The widely supported and multi-sponsored new law increases the Golden State’s annual incentive program to $330 million starting next year. Passed by the Assembly in late May and by the state Senate on August 29, the program also allows feature films with budgets of more than $75 million and network pilots to be eligible for tax credits. The once-a-year allocation lottery that has been a hallmark of the program since it was first introduced in 2009 is being scrapped, to be replaced by a merit-assessment scheme with increased emphasis on job creation.

Warner Bros Worldwide Physical Productions chief Steve Papazian, LA film Czar and Hollywood legal heavyweight Ken Ziffren and his deputy Rajiv Dalal, and union officials also were among the guests today, along with actors Warren Beatty and Neil McDonough. “Plain and simple, this is a jobs bill,” Papazian said to the crowd, calling the act “smartly targeted.” “This means a lot,” Hollywood legend Beatty said in a short speech praising the legislation.

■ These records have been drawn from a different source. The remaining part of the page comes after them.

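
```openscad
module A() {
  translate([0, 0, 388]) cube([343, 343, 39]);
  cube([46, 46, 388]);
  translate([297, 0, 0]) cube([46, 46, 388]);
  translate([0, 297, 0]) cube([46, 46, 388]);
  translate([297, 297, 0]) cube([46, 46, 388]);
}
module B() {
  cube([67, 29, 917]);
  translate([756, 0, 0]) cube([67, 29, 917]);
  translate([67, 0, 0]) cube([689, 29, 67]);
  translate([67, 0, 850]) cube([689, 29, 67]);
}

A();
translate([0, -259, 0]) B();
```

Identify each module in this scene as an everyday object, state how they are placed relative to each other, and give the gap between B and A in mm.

A is a stool. B is a picture frame. The picture frame is on the floor beside the stool on its −y side. The gap between the picture frame and the stool is 230 mm.

The picture frame's nearest face is 230 mm from the stool's −y face.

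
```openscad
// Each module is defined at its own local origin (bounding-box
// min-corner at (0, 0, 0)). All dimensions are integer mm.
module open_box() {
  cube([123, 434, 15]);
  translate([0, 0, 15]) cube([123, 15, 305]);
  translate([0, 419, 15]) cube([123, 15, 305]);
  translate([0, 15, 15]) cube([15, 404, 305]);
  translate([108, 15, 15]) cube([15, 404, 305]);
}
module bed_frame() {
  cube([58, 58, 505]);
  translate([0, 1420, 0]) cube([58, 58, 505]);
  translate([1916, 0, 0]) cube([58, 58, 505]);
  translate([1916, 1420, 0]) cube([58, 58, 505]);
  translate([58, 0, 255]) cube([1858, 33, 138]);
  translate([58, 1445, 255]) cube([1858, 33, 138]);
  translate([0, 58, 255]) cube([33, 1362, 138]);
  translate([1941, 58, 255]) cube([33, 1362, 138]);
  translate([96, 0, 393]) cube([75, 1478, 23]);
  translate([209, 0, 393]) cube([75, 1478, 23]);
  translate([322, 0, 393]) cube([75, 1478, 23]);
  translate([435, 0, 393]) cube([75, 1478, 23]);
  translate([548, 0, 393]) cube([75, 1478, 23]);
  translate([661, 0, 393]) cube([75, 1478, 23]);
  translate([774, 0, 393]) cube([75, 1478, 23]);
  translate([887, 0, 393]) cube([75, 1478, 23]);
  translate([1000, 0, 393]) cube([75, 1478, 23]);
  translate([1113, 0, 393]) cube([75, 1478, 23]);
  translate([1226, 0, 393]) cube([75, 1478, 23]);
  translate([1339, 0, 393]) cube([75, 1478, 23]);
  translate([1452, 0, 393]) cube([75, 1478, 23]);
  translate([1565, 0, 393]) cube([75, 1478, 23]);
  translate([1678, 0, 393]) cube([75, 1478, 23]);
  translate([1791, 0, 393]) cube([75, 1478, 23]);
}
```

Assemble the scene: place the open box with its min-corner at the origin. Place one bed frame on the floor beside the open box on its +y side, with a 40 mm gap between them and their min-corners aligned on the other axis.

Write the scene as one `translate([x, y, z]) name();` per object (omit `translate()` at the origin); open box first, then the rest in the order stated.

open_box();
translate([0, 474, 0]) bed_frame();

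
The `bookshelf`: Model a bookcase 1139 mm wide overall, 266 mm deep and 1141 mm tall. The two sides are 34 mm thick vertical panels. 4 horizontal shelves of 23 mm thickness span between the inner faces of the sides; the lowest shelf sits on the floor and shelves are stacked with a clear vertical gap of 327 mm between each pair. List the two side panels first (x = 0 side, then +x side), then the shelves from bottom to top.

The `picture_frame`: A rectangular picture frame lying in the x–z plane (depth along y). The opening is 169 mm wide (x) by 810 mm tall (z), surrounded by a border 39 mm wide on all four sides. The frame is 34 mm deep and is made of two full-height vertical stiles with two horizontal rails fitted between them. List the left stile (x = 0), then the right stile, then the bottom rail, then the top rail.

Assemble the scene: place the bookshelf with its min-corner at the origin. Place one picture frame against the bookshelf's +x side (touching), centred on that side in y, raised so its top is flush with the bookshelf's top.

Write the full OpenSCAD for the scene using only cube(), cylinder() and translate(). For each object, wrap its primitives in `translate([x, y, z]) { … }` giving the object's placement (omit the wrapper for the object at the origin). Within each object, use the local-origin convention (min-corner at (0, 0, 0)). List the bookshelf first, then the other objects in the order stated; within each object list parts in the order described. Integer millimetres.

cube([34, 266, 1141]);
translate([1105, 0, 0]) cube([34, 266, 1141]);
translate([34, 0, 0]) cube([1071, 266, 23]);
translate([34, 0, 350]) cube([1071, 266, 23]);
translate([34, 0, 700]) cube([1071, 266, 23]);
translate([34, 0, 1050]) cube([1071, 266, 23]);
translate([1139, 116, 253]) {
  cube([39, 34, 888]);
  translate([208, 0, 0]) cube([39, 34, 888]);
  translate([39, 0, 0]) cube([169, 34, 39]);
  translate([39, 0, 849]) cube([169, 34, 39]);
}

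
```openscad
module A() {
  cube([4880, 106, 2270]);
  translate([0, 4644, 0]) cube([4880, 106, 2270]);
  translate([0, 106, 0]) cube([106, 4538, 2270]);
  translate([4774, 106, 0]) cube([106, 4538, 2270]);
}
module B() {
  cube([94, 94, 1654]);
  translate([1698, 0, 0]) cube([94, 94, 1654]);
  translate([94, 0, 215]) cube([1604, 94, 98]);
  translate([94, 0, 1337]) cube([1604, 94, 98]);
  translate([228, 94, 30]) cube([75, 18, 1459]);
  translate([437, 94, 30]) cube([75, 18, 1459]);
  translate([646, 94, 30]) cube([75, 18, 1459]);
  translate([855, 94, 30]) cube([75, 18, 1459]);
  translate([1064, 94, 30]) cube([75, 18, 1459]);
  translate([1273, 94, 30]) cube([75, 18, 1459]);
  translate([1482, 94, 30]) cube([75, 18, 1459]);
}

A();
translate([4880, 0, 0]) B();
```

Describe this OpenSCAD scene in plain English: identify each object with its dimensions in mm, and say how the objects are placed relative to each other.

A is a box-shaped house frame (walls only): outside footprint 4880×4750 mm, wall height 2270 mm, wall thickness 106 mm. The two y-facing walls run the full x-width; the two x-facing walls fit between the inner faces of the y-facing walls.

B is a fence section. Two 94×94 mm posts, 1654 mm tall, stand on the floor with a clear span of 1604 mm between their inner faces. Two horizontal rails of 94×98 mm section span the gap between the posts with their undersides at z = 215 mm and z = 1337 mm, flush with the posts' −y face. 7 pickets, each 75 mm wide, 18 mm thick and 1459 mm tall, are fixed to the +y face of the rails with their bottoms at z = 30 mm, evenly spaced across the span with equal gaps (rounded down to the nearest mm) at the −x end and between each pair — any rounding remainder accumulates at the +x end.

The fence section is against the house frame's +x side, with their −y faces flush.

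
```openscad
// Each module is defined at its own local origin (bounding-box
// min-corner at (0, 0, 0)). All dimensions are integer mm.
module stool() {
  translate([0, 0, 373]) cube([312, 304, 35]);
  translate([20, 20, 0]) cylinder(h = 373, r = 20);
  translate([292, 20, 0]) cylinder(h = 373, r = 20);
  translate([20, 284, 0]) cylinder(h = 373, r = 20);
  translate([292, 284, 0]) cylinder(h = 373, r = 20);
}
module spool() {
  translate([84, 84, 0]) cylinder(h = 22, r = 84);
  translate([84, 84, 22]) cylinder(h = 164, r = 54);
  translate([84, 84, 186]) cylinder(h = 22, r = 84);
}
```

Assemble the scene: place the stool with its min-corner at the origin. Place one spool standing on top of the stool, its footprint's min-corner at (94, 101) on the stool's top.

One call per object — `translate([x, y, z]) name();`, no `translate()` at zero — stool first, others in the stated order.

stool();
translate([94, 101, 408]) spool();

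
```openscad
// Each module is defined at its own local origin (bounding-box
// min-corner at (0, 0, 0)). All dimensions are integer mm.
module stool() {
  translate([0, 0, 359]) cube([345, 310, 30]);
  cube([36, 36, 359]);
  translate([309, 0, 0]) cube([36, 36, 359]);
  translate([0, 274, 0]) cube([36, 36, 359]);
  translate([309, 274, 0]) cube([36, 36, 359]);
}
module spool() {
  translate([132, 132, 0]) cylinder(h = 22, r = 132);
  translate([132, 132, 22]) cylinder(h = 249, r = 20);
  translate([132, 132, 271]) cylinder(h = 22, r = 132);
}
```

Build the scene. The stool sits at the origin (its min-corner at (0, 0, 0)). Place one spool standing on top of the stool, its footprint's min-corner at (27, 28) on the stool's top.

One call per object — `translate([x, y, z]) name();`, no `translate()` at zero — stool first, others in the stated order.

stool();
translate([27, 28, 389]) spool();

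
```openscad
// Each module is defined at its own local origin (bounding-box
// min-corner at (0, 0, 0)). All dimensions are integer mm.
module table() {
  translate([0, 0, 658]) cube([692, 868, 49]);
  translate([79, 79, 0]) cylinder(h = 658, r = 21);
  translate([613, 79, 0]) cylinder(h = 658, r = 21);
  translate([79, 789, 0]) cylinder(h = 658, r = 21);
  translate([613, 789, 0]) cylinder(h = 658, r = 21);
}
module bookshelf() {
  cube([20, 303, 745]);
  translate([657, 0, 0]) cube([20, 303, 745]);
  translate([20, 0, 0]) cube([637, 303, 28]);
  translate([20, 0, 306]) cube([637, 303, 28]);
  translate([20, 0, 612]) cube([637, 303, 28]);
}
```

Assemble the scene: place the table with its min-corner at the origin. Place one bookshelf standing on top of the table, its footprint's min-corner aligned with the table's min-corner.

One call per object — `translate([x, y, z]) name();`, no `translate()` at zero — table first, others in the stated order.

table();
translate([0, 0, 707]) bookshelf();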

Today’s event is a far cry from September 2012, when Brown quietly signed the last extension of the program. But then again, unlike two years ago, the incumbent governor was a big player in getting the expanded program over the legislative finish line. While silent on his support for this tax incentives expansion for most this year, Brown sat down with leading state pols in late August and put his cards on the table. The fiscally tight incumbent hammered out a deal that trimmed the proposed AB 1839 bill from the $400 million being bandied about to the figure signed off on today.

Still, will it be enough to heal the serious hurt that Hollywood has been hit with in the past decade and a half or is the $330 million too little too late? While LA is still the capitol of production, recent years have seen work dry up and many vendors close their doors as the vast majority of tentpoles now film in cities like Atlanta and Vancouver, where incentives have been far more lucrative. Long the second biggest center of production, New York has seen a strong upsurge in recent years in features, TV series and digital production like the upcoming Marvel series set for Netflix thanks to their aggressive and nimble $420 million program. Add to that the increasing crew bases and infrastructure that those regions and others have built up and California’s challenges become all the more acute even with the big injection of cash and category eligibilities.

“Things aren’t going to change overnight but creating a more financially welcoming environment to do business in is a real sea shift for sure in California” a studio exec told me today. “The bottom line still rules decisions in this town and we’ll go where the best deal is but the heart wants to make Hollywood movies in Hollywood and this legislation makes that more persuasive.”

It certainly adds a lot of real money to the equation. Next year sees incentives handed out by the California Film Commission for features go up to $80.4 million and new TV pilots and Renewed Series will get $92 million. The budget year 2016-17 sees those categories go up to $115 million and $132 million respectively for the rest of the program’s current term. Relocating Productions From Out of State will get $44 million next year and $66 million starting in 2016. Indie pics will see $11.5 million in tax credits in 2015-2016 and have that go up to $16.5 million every remaining year of the program. To spread the wealth, provisions in the expanded program see an additional 5% added to productions that shoot outside southern Cali as well as sweeten the pot for VFX done in the state.

Today’s signing ceremony came with just under two weeks left for the Governor to make AB 1839 law.